Ностальгия по изменению себя (в себе), по внутренней трансформации – это то, что изумительно отличает Тарковского, ибо нет ничего сложнее, чем захотеть измениться: все в современном человеке и в цивилизационном стиле побуждает к накопительному самодовольству, так что решающее мировоззрение сегодня – гедонизм, ловля кайфа дня сего, фрагментного и со всех сторон заизолированного, фактическое отвращение к страданию во всех его формах.

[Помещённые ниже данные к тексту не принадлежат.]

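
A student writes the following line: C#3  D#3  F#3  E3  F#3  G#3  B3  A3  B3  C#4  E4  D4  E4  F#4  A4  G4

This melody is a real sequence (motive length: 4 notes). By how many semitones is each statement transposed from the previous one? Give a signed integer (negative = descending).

Unit = 4 notes; the statements start on C#3, F#3, B3, E4, moving up a 4th each time.
C#3→F#3 is 54 − 49 = 5 semitones.

5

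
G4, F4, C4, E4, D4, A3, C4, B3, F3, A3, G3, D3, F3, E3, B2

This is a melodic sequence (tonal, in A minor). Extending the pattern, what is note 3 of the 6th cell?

With 3-note cells, note 3 of each statement runs C4, A3, F3, D3, B2.
From B2, down a 3rd gives G2.

G2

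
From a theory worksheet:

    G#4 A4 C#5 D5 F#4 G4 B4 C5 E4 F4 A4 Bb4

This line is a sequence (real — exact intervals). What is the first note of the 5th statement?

C4

With a 4-note motive the entries are G#4, F#4, E4, each down a 2nd from the previous.
Extending the heads down a 2nd: D4 → C4.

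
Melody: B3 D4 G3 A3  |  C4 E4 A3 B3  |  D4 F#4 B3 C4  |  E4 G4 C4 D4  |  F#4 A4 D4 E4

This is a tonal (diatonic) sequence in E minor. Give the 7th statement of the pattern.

A4 C5 F#4 G4

Taking 4-note groups, the heads are B3, C4, D4, E4, F#4: the pattern moves up a 2nd.
Carrying on: G4 → A4.
From A4 the diatonic shape gives A4 C5 F#4 G4.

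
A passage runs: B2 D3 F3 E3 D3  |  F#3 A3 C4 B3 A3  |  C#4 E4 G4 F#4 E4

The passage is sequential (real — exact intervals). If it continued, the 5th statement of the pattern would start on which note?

Unit = 5 notes; the statements start on B2, F#3, C#4, moving up a 5th each time.
Extending the heads up a 5th: G#4 → D#5.

D#5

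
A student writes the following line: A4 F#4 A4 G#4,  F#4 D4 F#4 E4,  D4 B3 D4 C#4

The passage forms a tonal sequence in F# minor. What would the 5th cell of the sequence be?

Unit = 4 notes; the statements start on A4, F#4, D4, moving down a 3rd each time.
Carrying on: B3 → G#3.
So cell 5 is G#3 E3 G#3 F#3.

G#3 E3 G#3 F#3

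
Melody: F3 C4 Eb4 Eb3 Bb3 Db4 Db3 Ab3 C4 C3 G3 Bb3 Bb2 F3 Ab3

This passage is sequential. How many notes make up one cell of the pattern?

There are 15 notes; a 3-note unit gives 5 cells:
F3 C4 Eb4 | Eb3 Bb3 Db4 | Db3 Ab3 C4 | C3 G3 Bb3 | Bb2 F3 Ab3
Each cell is the previous one down a 2nd — so the unit is 3 notes.

3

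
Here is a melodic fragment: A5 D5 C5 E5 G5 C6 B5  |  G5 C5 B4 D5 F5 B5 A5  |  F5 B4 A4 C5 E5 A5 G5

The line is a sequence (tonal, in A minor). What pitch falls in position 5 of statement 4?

D5

Grouping in 7s, the 5th note of each cell is G5, F5, E5.
Each moves down a 2nd; the next is D5.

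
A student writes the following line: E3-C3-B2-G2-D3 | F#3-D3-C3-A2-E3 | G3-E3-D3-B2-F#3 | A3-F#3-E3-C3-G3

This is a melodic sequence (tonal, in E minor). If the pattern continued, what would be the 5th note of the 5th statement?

A3

Grouping in 5s, the 5th note of each cell is D3, E3, F#3, G3.
One more up a 2nd gives A3.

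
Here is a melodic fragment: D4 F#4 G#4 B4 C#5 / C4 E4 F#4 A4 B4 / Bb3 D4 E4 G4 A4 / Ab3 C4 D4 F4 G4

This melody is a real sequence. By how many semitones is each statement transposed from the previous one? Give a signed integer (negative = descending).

-2

The 5-note cells begin on D4, C4, Bb3, Ab3 — each down a 2nd from the last.
D4→C4 is 60 − 62 = -2 semitones.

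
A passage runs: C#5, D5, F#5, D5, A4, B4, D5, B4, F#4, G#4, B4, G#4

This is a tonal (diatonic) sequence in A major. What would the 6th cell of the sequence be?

With a 4-note motive the entries are C#5, A4, F#4, each down a 3rd from the previous.
Extending down a 3rd: D4 → B3 → G#3.
From G#3 the diatonic shape gives G#3 A3 C#4 A3.

G#3 A3 C#4 A3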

Могут сказать, что этот «трансформационный комплекс» был у Тарковского в последние годы уже чем-то болезненным, почти истерически-навязчивым, переходящим в идею самоуничтожения, реализованную, правда, не на себе, а на героях. Однако здесь речь идет о двух разных вещах: самоизменении и жертве. Конечно, они связаны и все же это не одно и то же. Изменить себя – это, можно сказать, исконное начало кинематографа Тарковского, ибо на преодолении себя, на «истерическом неврозе» такого преодоления в себе «естественности» (в противоестественном мире быть естественным, быть может, самое кошмарное) построен образ Ивана. Эти энергии самонедовольства, «самоедства» дают импульс внутренним ритмам образов Рублева и Криса Кельвина. Трансформационной, нежнейше прочерченной пластикой отмечен «Сталкер», где герои определенно (хотя и смущенно-скрытно) ищут эту целительную штольню к избавлению себя от стагнационной статики, в которой они замерли, как мухи, охваченные паутиной. Про «Зеркало» и говорить нечего: рассказчик Алексей сам поставил себя в ситуацию: либо умереть, либо измениться, т. е. прорваться к миру до всех его интерпретаций, к миру как чистому созерцанию, как процессу спонтанно-лонных превращений.